Besides Darden's Red Lobster and Olive Garden restaurants, one cannot also forget Longhorn Steakhouse. LongHorn was owned by RARE Hospitality before being acquired by Darden in August 2007. Longhorn is behind Red Lobster and Olive garden in terms of sales and unit sales. Since only being with Darden for a little over five years the Longhorn brand has done well in terms of sales with almost half of the number of restaurants Red Lobster and Olive Garden have. While growth will be slower for newer Red Lobsters and Oliver Gardens I believe there is still more room for Longhorn to grow. LongHorn's landscape geography is mostly in the eastern half of the United States and generally offers a similar price point to a Red Lobster restaurant. LongHorn also has menu mix pricing power as the chain offers a mixture of higher end food (fish, chicken, ribs and seafood), while still keeping their brand identity as a steakhouse. Darden's specialty restaurant group that includes Bahama Breeze, Capital Grille, Eddie V's and Yardhouse generally have catered to upper middle income/upper income consumers that are not as price conscious and where check averages are higher than Red Lobster and Olive Garden. I believe the restaurant specialty group is the hidden gem inside of Darden that does not need explosive growth in order to grow sales. The specialty group of restaurants can generally be more selective on geographic locations for growth opportunities and can withstand competition from other casual/quick casual restaurants due to lower competition for the upper income diner. While I believe growth will be slowing down for newer Red Lobsters and Olive Gardens, the takeaway is that there still is plenty of room for Longhorn and the restaurant specialty group to expand in the United States.
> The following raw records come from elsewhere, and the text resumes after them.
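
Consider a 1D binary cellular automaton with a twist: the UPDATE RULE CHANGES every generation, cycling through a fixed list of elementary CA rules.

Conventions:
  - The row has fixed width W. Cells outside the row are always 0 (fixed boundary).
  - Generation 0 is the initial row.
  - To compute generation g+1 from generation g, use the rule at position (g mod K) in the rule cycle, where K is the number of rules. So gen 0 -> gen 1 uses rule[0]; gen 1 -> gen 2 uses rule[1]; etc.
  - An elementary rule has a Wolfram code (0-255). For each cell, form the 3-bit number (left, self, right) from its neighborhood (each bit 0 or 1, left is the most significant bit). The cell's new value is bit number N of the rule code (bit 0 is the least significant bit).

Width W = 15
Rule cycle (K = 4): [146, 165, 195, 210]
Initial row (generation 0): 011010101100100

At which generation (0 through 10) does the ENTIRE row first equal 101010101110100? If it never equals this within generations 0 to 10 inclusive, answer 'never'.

Answer: never

Derivation:
Gen 0: 011010101100100
Gen 1 (rule 146): 100000000011010
Gen 2 (rule 165): 101111111000110
Gen 3 (rule 195): 000111111011010
Gen 4 (rule 210): 001011111001001
Gen 5 (rule 146): 010001110110110
Gen 6 (rule 165): 010100101001000
Gen 7 (rule 195): 100001000010011
Gen 8 (rule 210): 010010100101101
Gen 9 (rule 146): 101100011000000
Gen 10 (rule 165): 110001000011111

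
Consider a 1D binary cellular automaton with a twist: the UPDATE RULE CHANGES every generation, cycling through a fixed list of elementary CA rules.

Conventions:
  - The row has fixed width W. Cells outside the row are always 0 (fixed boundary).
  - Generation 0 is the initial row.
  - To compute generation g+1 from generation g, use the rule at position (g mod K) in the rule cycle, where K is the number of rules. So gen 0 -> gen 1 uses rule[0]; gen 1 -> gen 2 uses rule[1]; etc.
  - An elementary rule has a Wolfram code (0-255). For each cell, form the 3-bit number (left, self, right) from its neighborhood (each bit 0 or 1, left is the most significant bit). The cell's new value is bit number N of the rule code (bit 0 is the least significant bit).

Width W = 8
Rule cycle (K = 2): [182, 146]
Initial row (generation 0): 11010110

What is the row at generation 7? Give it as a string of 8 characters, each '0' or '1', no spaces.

Gen 0: 11010110
Gen 1 (rule 182): 00111001
Gen 2 (rule 146): 01010110
Gen 3 (rule 182): 11111001
Gen 4 (rule 146): 01110110
Gen 5 (rule 182): 10101001
Gen 6 (rule 146): 00000110
Gen 7 (rule 182): 00001001

Answer: 00001001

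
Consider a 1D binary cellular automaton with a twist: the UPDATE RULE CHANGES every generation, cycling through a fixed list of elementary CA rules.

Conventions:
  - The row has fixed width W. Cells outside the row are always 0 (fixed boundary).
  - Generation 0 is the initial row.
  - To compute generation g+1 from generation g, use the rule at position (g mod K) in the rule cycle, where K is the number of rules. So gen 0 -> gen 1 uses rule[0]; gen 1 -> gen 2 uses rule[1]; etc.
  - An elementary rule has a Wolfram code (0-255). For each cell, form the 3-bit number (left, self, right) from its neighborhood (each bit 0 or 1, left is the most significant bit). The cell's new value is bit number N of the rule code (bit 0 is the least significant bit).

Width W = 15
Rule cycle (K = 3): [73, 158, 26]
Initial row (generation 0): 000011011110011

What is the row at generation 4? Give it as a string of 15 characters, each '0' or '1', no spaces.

Gen 0: 000011011110011
Gen 1 (rule 73): 111011010010011
Gen 2 (rule 158): 110010011111110
Gen 3 (rule 26): 101101110000001
Gen 4 (rule 73): 001101010111100

Answer: 001101010111100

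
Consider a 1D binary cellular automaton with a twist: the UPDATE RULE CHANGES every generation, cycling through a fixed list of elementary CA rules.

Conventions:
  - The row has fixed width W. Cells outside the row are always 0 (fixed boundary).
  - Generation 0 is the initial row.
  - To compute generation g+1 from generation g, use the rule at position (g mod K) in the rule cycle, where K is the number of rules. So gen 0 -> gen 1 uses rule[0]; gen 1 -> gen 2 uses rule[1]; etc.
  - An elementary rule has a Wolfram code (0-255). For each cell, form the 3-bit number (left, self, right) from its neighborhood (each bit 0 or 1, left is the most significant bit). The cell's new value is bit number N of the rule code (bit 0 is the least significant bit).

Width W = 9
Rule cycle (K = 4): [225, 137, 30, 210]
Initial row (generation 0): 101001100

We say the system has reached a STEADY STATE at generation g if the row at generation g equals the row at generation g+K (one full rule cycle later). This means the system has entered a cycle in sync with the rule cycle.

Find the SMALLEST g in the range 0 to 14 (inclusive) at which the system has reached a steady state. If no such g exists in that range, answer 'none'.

Gen 0: 101001100
Gen 1 (rule 225): 010000101
Gen 2 (rule 137): 000110000
Gen 3 (rule 30): 001101000
Gen 4 (rule 210): 010100100
Gen 5 (rule 225): 001000001
Gen 6 (rule 137): 100011100
Gen 7 (rule 30): 110110010
Gen 8 (rule 210): 010011101
Gen 9 (rule 225): 000001110
Gen 10 (rule 137): 111101100
Gen 11 (rule 30): 100001010
Gen 12 (rule 210): 010010001
Gen 13 (rule 225): 000000100
Gen 14 (rule 137): 111110001
Gen 15 (rule 30): 100001011
Gen 16 (rule 210): 010010001
Gen 17 (rule 225): 000000100
Gen 18 (rule 137): 111110001

Answer: 12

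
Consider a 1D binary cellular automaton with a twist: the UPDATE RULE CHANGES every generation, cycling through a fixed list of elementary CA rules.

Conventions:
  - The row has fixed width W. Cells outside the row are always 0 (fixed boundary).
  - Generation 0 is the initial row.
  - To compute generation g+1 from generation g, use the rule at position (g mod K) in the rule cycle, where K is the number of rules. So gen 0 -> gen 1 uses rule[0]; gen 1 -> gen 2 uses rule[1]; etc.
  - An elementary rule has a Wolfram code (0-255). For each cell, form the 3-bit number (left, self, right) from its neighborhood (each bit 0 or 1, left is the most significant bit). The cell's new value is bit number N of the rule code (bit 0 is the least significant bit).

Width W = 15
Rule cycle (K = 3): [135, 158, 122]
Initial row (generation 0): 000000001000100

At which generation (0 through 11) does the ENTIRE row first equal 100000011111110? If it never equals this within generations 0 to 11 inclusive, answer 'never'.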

This can add to a favorable sales mix if one or more brands of Darden struggle to meet expectations.
Despite a challenging environment and traffic slowdown, Darden's battle against a changing consumer is one that Darden has faced before. The only difference is Darden's armada of restaurants is growing and the ship may take more time to turn around than in the past. Since mid-January 2010 Darden's share price has traded within a range of between $45-$55 a share and they have constantly increased their dividend.
Darden currently has a 4.6% $2.20 per share dividend that has been great for long-term investors. However, with subdued EPS growth I believe the future for future dividend increases will be small at best/none due to Darden focusing on improving same-store traffic and working on a number of cost saving initiatives. These cost saving initiatives include facilities maintenance and supply chain automation that will help streamline operations and reduce the cost of outsourcing. In the long term, Darden has a management team that is swift to act and admit mistakes when necessary, but in the short term, I remain bearish on Darden and would rather wait for a more attractive opportunity in the low 40's before initiating/adding to a position.
Disclosure: I have no positions in any stocks mentioned, and no plans to initiate any positions within the next 72 hours. I wrote this article myself, and it expresses my own opinions. I am not receiving compensation for it (other than from Seeking Alpha). I have no business relationship with any company whose stock is mentioned in this article.